Salve Marianna,
leggo il suo messaggio con molta attenzione e sento il peso di quello che sta portando. Non è esagerato. È reale, è profondo, ed è il segnale che qualcosa di importante chiede di essere ascoltato.
Lei dice che probabilmente è ora di affrontare questa situazione. Spesso non siamo noi a scegliere il momento. È il dolore stesso che, quando diventa troppo grande, ci costringe a fermarci e a guardare in faccia ciò che temiamo di più. E la sua paura è enorme. Non è solo la paura di perdere un animale, per quanto amato. È la paura di perdere un pilastro, un testimone silenzioso della sua stessa sopravvivenza. Quando dice che è grazie a lei che ha superato momenti bui, mi sta dicendo che questa creatura ha tenuto accesa una fiamma quando tutto intorno sembrava spento. Perdere lei, quindi, non è solo un lutto. Risveglia lo spettro di un passato che teme possa tornare, e la prospettiva di un futuro dove quella forza salvifica non ci sarà più.

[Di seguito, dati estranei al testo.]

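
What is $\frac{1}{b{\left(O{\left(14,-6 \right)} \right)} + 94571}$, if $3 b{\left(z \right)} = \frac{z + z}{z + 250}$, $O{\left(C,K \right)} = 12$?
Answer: $\frac{131}{12388805} \approx 1.0574 \cdot 10^{-5}$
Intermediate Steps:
$b{\left(z \right)} = \frac{2 z}{3 \left(250 + z\right)}$ ($b{\left(z \right)} = \frac{\left(z + z\right) \frac{1}{z + 250}}{3} = \frac{2 z \frac{1}{250 + z}}{3} = \frac{2 z}{3 \left(250 + z\right)}$)
$\frac{1}{b{\left(O{\left(14,-6 \right)} \right)} + 94571} = \frac{1}{\frac{2}{3} \cdot 12 \frac{1}{250 + 12} + 94571} = \frac{1}{\frac{2}{3} \cdot 12 \cdot \frac{1}{262} + 94571} = \frac{1}{\frac{4}{131} + 94571} = \frac{1}{\frac{12388805}{131}} = \frac{131}{12388805}$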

Ecco il paradosso più crudele: la sua paura della perdita futura sta risucchiando via la vita che ha adesso. Sta morendo anticipatamente, privandosi della gioia per la carriera che ama, per lo sport, per gli amici, per gli stessi momenti con la sua cagnolina che ancora corre e gioca. Il panico che la soffoca è il segnale che sta vivendo la morte due volte: quella che verrà, e quella che si sta imponendo ora, nel presente.
Mi chiedo, e glielo chiedo, se riesce a guardare la sua amica a quattro zampe come un essere separato da sé. Oppure se, in questi anni di salvezza reciproca, le vostre identità si sono così intrecciate che la sua fine vi sembra la fine di una parte di voi. E mi chiedo anche se si è mai permessa di ringraziarla pienamente, di dirle quanto le deve, senza che a quel ringraziamento seguisse immediatamente il terrore del "dopo".

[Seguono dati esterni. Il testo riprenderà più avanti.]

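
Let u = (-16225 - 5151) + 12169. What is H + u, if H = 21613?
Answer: 12406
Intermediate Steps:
u = -9207 (u = -21376 + 12169 = -9207)
H + u = 21613 - 9207 = 12406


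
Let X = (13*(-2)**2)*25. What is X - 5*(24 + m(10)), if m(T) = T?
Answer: 1130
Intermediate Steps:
X = 1300 (X = (13*4)*25 = 52*25 = 1300)
X - 5*(24 + m(10)) = 1300 - 5*(24 + 10) = 1300 - 5*34 = 1300 - 170 = 1130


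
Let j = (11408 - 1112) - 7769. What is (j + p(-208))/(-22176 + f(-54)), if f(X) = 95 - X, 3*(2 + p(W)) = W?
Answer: -7367/66081 ≈ -0.11148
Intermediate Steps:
p(W) = -2 + W/3
j = 2527 (j = 10296 - 7769 = 2527)
(j + p(-208))/(-22176 + f(-54)) = (2527 + (-2 + (⅓)*(-208)))/(-22176 + (95 - 1*(-54))) = (2527 + (-2 - 208/3))/(-22176 + (95 + 54)) = (2527 - 214/3)/(-22176 + 149) = (7367/3)/(-22027) = (7367/3)*(-1/22027) = -7367/66081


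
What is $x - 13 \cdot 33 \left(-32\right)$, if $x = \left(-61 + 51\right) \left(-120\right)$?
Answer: $14928$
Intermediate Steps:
$x = 1200$ ($x = \left(-10\right) \left(-120\right) = 1200$)
$x - 13 \cdot 33 \left(-32\right) = 1200 - 13 \cdot 33 \left(-32\right) = 1200 - 429 \left(-32\right) = 1200 - -13728 = 1200 + 13728 = 14928$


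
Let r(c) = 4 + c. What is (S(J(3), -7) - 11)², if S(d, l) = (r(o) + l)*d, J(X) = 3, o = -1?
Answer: 529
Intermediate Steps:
S(d, l) = d*(3 + l) (S(d, l) = ((4 - 1) + l)*d = (3 + l)*d = d*(3 + l))
(S(J(3), -7) - 11)² = (3*(3 - 7) - 11)² = (3*(-4) - 11)² = (-12 - 11)² = (-23)² = 529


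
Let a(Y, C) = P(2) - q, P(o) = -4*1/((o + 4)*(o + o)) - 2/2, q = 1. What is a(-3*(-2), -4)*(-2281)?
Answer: 29653/6 ≈ 4942.2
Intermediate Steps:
P(o) = -1 - 2/(o*(4 + o)) (P(o) = -4*1/(2*o*(4 + o)) - 2*½ = -4*1/(2*o*(4 + o)) - 1 = -2/(o*(4 + o)) - 1 = -1 - 2/(o*(4 + o)))
a(Y, C) = -13/6 (a(Y, C) = (-2 - 1*2² - 4*2)/(2*(4 + 2)) - 1*1 = (½)*(-2 - 1*4 - 8)/6 - 1 = (½)*(⅙)*(-2 - 4 - 8) - 1 = (½)*(⅙)*(-14) - 1 = -7/6 - 1 = -13/6)
a(-3*(-2), -4)*(-2281) = -13/6*(-2281) = 29653/6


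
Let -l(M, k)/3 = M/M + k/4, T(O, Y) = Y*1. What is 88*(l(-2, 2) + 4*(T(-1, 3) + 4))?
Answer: 2068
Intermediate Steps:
T(O, Y) = Y
l(M, k) = -3 - 3*k/4 (l(M, k) = -3*(M/M + k/4) = -3*(1 + k*(1/4)) = -3*(1 + k/4) = -3 - 3*k/4)
88*(l(-2, 2) + 4*(T(-1, 3) + 4)) = 88*((-3 - 3/4*2) + 4*(3 + 4)) = 88*((-3 - 3/2) + 4*7) = 88*(-9/2 + 28) = 88*(47/2) = 2068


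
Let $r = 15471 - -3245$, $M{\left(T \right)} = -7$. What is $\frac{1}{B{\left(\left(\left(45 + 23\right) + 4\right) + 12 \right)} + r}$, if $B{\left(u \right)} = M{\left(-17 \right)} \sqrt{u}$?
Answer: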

Lei ha costruito una vita: studi, lavoro, interessi. Questo è importante. È la prova che dentro di lei ci sono risorse, una persona capace di costruire. Forse quella persona ha paura di non essere abbastanza forte da stare al mondo senza la sua compagna pelosa. Forse teme che, con la sua partenza, crollerà di nuovo. Ma è proprio vero? O forse, senza nemmeno accorgersene, ha già iniziato a costruire i pilastri di quella forza dentro di sé?

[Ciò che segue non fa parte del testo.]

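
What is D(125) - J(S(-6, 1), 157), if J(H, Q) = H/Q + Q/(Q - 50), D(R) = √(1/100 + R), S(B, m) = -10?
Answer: -23579/16799 + 3*√1389/10 ≈ 9.7772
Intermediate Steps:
D(R) = √(1/100 + R)
J(H, Q) = H/Q + Q/(-50 + Q)
D(125) - J(S(-6, 1), 157) = √(1 + 100*125)/10 - (157² - 50*(-10) - 10*157)/(157*(-50 + 157)) = √(1 + 12500)/10 - (24649 + 500 - 1570)/(157*107) = √12501/10 - 23579/(157*107) = (3*√1389)/10 - 1*23579/16799 = 3*√1389/10 - 23579/16799 = -23579/16799 + 3*√1389/10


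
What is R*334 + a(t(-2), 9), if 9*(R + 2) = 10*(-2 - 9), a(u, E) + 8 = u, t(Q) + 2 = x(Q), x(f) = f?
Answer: -42860/9 ≈ -4762.2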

La invito a considerare questo: il lutto più grande non sarà forse il giorno in cui lei se ne andrà. Il lutto più grande, e più subdolo, sta accadendo ora, mentre permette alla paura di rubarle ogni singolo giorno di gioia che potrebbero ancora condividere. C'è un compito di coraggio qui, e non è quello di prepararsi a non soffrire. È impossibile. Il compito è di vivere pienamente, con disperata gratitudine, ogni giorno che le resta insieme. Di trasformare l'ansia anticipatoria in presenza. In cura gioiosa. In memoria che si costruisce ora, nel presente.
Forse, onorare questa vita che sta per finire significa smettere di morire con lei in anticipo, e iniziare a vivere con lei, intensamente, fino all'ultimo respiro. Solo così, quando quel giorno arriverà, il dolore sarà puro, non contaminato dal rimpianto di aver sprecato il tempo che c'era.
Questo è un lavoro profondo. Non lo faccia da sola. La paura di preoccupare la famiglia è comprensibile, ma il peso che sta portando è troppo grande per le sue spalle. Cerchi uno spazio, con un professionista, dove possa deporre questo terrore e iniziare a separare due verità: la verità del suo amore per la sua compagna, e la verità della sua propria forza, che è cresciuta anche grazie a lei, ma che ora deve iniziare a riconoscere come sua.